Os botes largam e dirigem-se para o cais onde já se apinha uma considerável multidão. São cerca de setecentos, de acordo com os números fornecidos pela embaixada, mas os que ali se acotovelam são, de certeza, muitos mais. Os homens desembarcam e o jovem oficial dirige-se a um capitão do Exército Português que coordena as operações em terra, juntamente com um sargento senegalês.
- É melhor despacharem-se. – Aconselha o capitão. – A maior parte da população já sabe que vocês cá estão e vai querer ir também. Nós temo-los aguentado até agora, só não sei quanto mais tempo conseguiremos…

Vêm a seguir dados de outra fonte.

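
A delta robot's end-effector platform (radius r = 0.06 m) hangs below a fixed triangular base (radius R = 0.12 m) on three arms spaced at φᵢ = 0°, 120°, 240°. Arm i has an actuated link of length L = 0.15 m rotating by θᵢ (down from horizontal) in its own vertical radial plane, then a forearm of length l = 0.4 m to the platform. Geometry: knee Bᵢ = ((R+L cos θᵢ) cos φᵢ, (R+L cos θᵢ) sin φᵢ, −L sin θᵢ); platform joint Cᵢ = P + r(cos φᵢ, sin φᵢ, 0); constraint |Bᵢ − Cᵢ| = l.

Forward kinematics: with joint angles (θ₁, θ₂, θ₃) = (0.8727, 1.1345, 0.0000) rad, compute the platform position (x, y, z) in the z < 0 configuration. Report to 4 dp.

(-0.0492, -0.1970, -0.3958)

centre 1 = (0.1564·cos0.0°, 0.1564·sin0.0°, -0.1149) = (0.1564, 0.0000, -0.1149)
arm 2 at φ=120.0°: e+L cos θ2 = 0.1234;  centre 2 = (-0.0617, 0.1069, -0.1359)
φ3=240.0°: virtual centre (-0.1050, -0.1819, 0.0000), radius l
eliminate P² terms by subtracting sphere 1 from 2 and 3
plane₁₂: -0.4362x+0.2137y+-0.0421z = -0.0040
det = 0.2704;  x = 0.0002+0.1250z,  y = -0.0180+0.4521z
quadratic in z: (1.2200)z²+(0.1745)z+(-0.1221)=0, √Δ=0.7913 → z ∈ {-0.3958, 0.2528}; z = -0.3958 (taking z<0)
x = -0.0492, y = -0.1970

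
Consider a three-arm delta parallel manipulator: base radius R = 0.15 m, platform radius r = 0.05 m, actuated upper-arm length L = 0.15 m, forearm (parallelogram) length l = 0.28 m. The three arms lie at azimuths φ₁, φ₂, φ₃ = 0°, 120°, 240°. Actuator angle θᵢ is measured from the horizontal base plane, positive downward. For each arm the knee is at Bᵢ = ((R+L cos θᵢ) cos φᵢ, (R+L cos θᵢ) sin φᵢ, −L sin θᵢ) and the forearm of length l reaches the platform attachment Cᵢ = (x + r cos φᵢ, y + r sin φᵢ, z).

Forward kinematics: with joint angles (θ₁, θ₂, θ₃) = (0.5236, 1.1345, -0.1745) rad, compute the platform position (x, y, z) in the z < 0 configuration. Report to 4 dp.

(0.0080, -0.1158, -0.2004)

φ1=0.0°: virtual centre (0.2299, 0.0000, -0.0750), radius l
φ2=120.0°: virtual centre (-0.0817, 0.1415, -0.1359), radius l
φ3=240.0°: virtual centre (-0.1239, -0.2145, 0.0260), radius l
|O₂|²−|O₁|² = -0.0133;  |O₃|²−|O₁|² = 0.0036
plane₁₂: -0.6232x+0.2830y+-0.1219z = -0.0133
det = 0.4676;  x = 0.0100+0.0105z,  y = -0.0249+0.4538z
quadratic in z: (1.2060)z²+(0.1228)z+(-0.0238)=0, √Δ=0.3605 → z ∈ {-0.2004, 0.0986}; z = -0.2004 (taking z<0)
x = 0.0080, y = -0.1158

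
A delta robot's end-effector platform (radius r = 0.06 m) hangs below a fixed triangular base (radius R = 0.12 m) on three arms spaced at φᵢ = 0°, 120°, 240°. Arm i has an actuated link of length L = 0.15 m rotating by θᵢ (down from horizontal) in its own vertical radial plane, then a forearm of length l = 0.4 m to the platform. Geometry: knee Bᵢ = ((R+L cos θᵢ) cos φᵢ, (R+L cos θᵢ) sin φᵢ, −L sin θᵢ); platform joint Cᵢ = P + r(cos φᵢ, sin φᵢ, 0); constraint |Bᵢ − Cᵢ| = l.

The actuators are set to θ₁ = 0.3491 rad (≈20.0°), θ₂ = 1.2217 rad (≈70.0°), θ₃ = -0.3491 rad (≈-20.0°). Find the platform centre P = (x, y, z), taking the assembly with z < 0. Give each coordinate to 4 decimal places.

(0.0372, -0.2509, -0.3163)

φ1=0.0°: virtual centre (0.2010, 0.0000, -0.0513), radius l
φ2=120.0°: virtual centre (-0.0557, 0.0964, -0.1410), radius l
arm 3 at φ=240.0°: ρ3 = 0.2010;  S3 = (-0.1005, -0.1740, 0.0513)
subtract pairs → two planes through P
[-0.5132 0.1928 -0.1793]·P = -0.0108;  [-0.6029 -0.3481 0.2052]·P = 0.0000
det = 0.2949;  x = 0.0127+-0.0775z,  y = -0.0220+0.7238z
quadratic in z: (1.5299)z²+(0.0999)z+(-0.1214)=0, √Δ=0.8679 → z ∈ {-0.3163, 0.2510}; z = -0.3163 (taking z<0)
x = 0.0372, y = -0.2509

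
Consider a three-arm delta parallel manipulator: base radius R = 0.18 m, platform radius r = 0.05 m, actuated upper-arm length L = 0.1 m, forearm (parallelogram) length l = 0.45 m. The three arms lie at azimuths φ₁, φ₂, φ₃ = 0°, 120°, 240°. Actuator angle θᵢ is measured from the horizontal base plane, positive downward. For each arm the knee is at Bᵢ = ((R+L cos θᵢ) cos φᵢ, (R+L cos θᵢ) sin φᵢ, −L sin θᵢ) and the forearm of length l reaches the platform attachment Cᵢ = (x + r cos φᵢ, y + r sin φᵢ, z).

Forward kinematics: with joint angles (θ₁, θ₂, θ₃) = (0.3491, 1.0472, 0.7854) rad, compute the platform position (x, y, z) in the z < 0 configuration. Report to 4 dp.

(0.0785, -0.0327, -0.4588)

φ1=0.0°: virtual centre (0.2240, 0.0000, -0.0342), radius l
arm 2 at φ=120.0°: ρ2 = 0.1800;  centre 2 = (-0.0900, 0.1559, -0.0866)
arm 3 at φ=240.0°: ρ3 = 0.2007;  centre 3 = (-0.1004, -0.1738, -0.0707)
eliminate P² terms by subtracting sphere 1 from 2 and 3
plane₁₂: -0.6279x+0.3118y+-0.1048z = -0.0114
det = 0.4205;  x = 0.0139+-0.1408z,  y = -0.0086+0.0526z
sphere 1 gives Az²+Bz+C=0 with A=1.0226, B=0.1266, C=-0.1571;  B²−4AC=0.6588;  roots -0.4588, 0.3350;  negative root z = -0.4588
x = 0.0785, y = -0.0327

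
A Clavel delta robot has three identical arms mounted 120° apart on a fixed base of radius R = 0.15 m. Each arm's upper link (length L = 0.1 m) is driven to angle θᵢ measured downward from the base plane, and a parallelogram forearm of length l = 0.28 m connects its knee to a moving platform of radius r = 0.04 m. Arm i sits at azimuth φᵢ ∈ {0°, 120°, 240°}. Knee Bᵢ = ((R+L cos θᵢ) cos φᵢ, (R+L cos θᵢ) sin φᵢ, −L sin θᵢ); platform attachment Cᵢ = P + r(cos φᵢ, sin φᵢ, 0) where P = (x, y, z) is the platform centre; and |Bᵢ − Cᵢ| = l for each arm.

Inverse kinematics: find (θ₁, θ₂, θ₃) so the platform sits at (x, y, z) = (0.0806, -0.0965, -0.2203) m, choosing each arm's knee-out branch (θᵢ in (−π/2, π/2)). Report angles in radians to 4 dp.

θ₁ = -0.0871, θ₂ = 1.3967, θ₃ = 0.2620

φ1=0.0° → target in arm frame (0.0806, -0.0965)
  e−x'=0.0294;  (l²−L²−(e−x')²−y'²−z²)/2L = 0.0485
  γ=atan2(-0.2203,0.0294)=-1.4381;  ψ=arccos(0.2180)=1.3510;  θ1=γ+ψ≈-0.0871
rotate P by −φ2: (-0.1239, -0.0216, -0.2203)
  e−x'=0.2339;  (l²−L²−(e−x')²−y'²−z²)/2L = -0.1765
  γ=atan2(-0.2203,0.2339)=-0.7555;  ψ=arccos(-0.5492)=2.1522;  θ2=γ+ψ≈1.3967
φ3=240.0° → target in arm frame (0.0433, 0.1181)
  A=0.0667, B=-0.2203, C=(l²−L²−A²−y'²−z²)/(2L)=0.0074
  √(A²+B²)=0.2302;  θ3 = -1.2767+1.5387 ≈ 0.2620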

A um sinal do oficial, os fuzileiros tomam posição junto à navegação do cais que ameaça ceder face à pressão da multidão. É feita a primeira triagem, de acordo com as prioridades: Portugueses, cidadãos da União Europeia, Cabo-verdianos e, por fim, Guineenses com o visto da embaixada portuguesa. Os botes dão início às primeiras carreiras.
O silêncio é bruscamente interrompido por um estrondo: um projétil de artilharia caiu no centro da cidade e outros dois se seguem, desta vez na periferia do porto. As mulheres e as crianças gritam e os homens tentam, com mais insistência, forçar a vedação, levando os Senegaleses a distribuir bastonadas. Os fuzileiros colocam, instintivamente as armas em posição de fogo, mas a atenção do oficial é desviada por um homem de meia-idade, alto, de olhar profundo e triste que mantinha a serenidade no meio do pânico geral. De onde conhecia ele aquele olhar? Por breves instantes, e sem saber como, voltou a ser um menino desamparado entre uma multidão em debandada, buscando proteção naquele olhar.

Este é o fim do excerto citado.